Sandi Tan's 2018 documentary, Shirkers, gets off to a bumpy start but by the end catches us up in its pathos and humor. Tan narrates the story of her life as a filmmaker, centered on the creation and then the mysterious loss of a film she and some friends produced when they were college students, the eponymous Shirkers. ST, now about 40 years old, grew up in Singapore, where she and 2 girlfriends were into punk, alternative rock, world cinema, and all forms of creative expression; there are and were kids like them in every single school in the U.S., but in Singapore they were complete outliers. Pursuing their mutual interest in film, they took a course in what looks to be some kind of community school, a class led by a 30ish man, Georges Cardona, who turns out to be strange to say the least. The 2 young women leave Singapore for first year of college - 2 to the US and Tan to England - and continue communications w/ Cardona (he primarily sends odd tape recordings of his brief messages to them rather than calls, cards, letters); he encourages the 3 to return to Singapore for the summer to make a movie. Tan writes a screenplay that everyone raves about; at this point her film looks to be incredibly disorganized and amateurish, but they get enough money to spend the whole summer shooting. They all return to school in the fall, leaving the film - about 70 "cans" - with Cardona to edit. And that's the last they see of the film - Cardona disappears along w/ all the video and audio.
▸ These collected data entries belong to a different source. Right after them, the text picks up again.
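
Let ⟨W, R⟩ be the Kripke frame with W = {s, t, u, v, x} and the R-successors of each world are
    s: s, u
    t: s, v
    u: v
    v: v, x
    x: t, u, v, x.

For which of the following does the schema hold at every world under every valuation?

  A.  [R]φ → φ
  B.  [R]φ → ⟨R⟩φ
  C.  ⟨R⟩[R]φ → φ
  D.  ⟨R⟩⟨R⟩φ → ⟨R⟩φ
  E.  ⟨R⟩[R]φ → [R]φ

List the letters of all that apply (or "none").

R is not reflexive: not t R t.
R is not symmetric: s R u but not u R s.
R is not transitive: s R u and u R v but not s R v.
R is not euclidean: s R u and s R s but not u R s.
R is serial: every world has an R-successor.
(A) [R]φ → φ (axiom T) characterises the reflexive frames. R is not reflexive — not valid.
(B) [R]φ → ⟨R⟩φ (axiom D) characterises the serial frames. R is serial — valid.
(C) ⟨R⟩[R]φ → φ is the dual of axiom B, which corresponds to symmetry. R is not symmetric — not valid.
(D) ⟨R⟩⟨R⟩φ → ⟨R⟩φ is the dual of axiom 4, which corresponds to transitivity. R is not transitive — not valid.
(E) the dual of axiom 5: valid iff R is euclidean. R is not euclidean — not valid.

B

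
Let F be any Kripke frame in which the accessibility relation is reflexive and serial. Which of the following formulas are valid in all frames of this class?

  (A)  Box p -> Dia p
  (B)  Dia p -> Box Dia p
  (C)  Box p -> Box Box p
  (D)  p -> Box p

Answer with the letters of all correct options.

(A) Box p -> Dia p is axiom D; it is valid on a frame exactly when R is serial. Every such R is serial, so valid.
(B) Dia p -> Box Dia p is axiom 5, which corresponds to the euclidean property. Such an R need not be euclidean — not valid.
(C) Box p -> Box Box p (axiom 4) characterises the transitive frames. Such an R need not be transitive — not valid.
(D) p -> Box p (equivalent to ◇p→p) corresponds to R being a subset of the identity. Such an R need not be a subset of the identity, so not valid.

A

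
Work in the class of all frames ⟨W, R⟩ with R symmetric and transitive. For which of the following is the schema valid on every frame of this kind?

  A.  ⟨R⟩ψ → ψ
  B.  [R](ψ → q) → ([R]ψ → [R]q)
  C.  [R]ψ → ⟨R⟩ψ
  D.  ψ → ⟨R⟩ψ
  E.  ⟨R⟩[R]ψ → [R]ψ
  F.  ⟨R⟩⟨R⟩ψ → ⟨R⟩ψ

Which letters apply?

B, E, F

A symmetric transitive relation is euclidean (uRv and uRw give vRu by symmetry, then vRw by transitivity).
(A) ⟨R⟩ψ → ψ is the converse of T; it holds exactly when R ⊆ identity. Such an R need not be a subset of the identity — not valid.
(B) this is just K, valid on every normal frame.
(C) [R]ψ → ⟨R⟩ψ (axiom D) characterises the serial frames. Such an R need not be serial — not valid.
(D) ψ → ⟨R⟩ψ is the dual of axiom T; it is valid on a frame exactly when R is reflexive. Such an R need not be reflexive, so not valid.
(E) ⟨R⟩[R]ψ → [R]ψ is the dual of axiom 5, which corresponds to the euclidean property. Every such R is euclidean — valid.
(F) the dual of axiom 4: valid iff R is transitive. Every such R is transitive — valid.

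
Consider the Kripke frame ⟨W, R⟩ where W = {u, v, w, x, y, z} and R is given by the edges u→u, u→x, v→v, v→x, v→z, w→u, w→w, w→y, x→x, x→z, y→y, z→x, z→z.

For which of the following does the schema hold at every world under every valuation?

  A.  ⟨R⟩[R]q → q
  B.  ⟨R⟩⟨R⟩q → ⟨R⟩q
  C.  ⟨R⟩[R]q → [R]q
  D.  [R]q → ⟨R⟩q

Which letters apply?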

I won't provide any spoilers; however, I'll say that up to this point in the film - a bit more than halfway in - I was disappointed: Cardona is such an obvious phony and pathological liar, perhaps even a predator, that it was hard to believe these young women were so trusting in him. And the film they were working on looked to be a disaster - perhaps it was best that they just move on. The 2nd half of Shirkers, however, really picked up my interest, as Tan in particular tries to sleuth out what happened to Cardona and to the film. Without divulging anything, I'll say only that it's nice at the end to see where the 3 filmmakers are today and how much - or how little - they've changed over the years. This documentary will recall in some way other search-for-the-truth dox such as Searching for Sugar Man; I don't see this film as a likely commercial success - a little too quirky for that - but it's worth a look.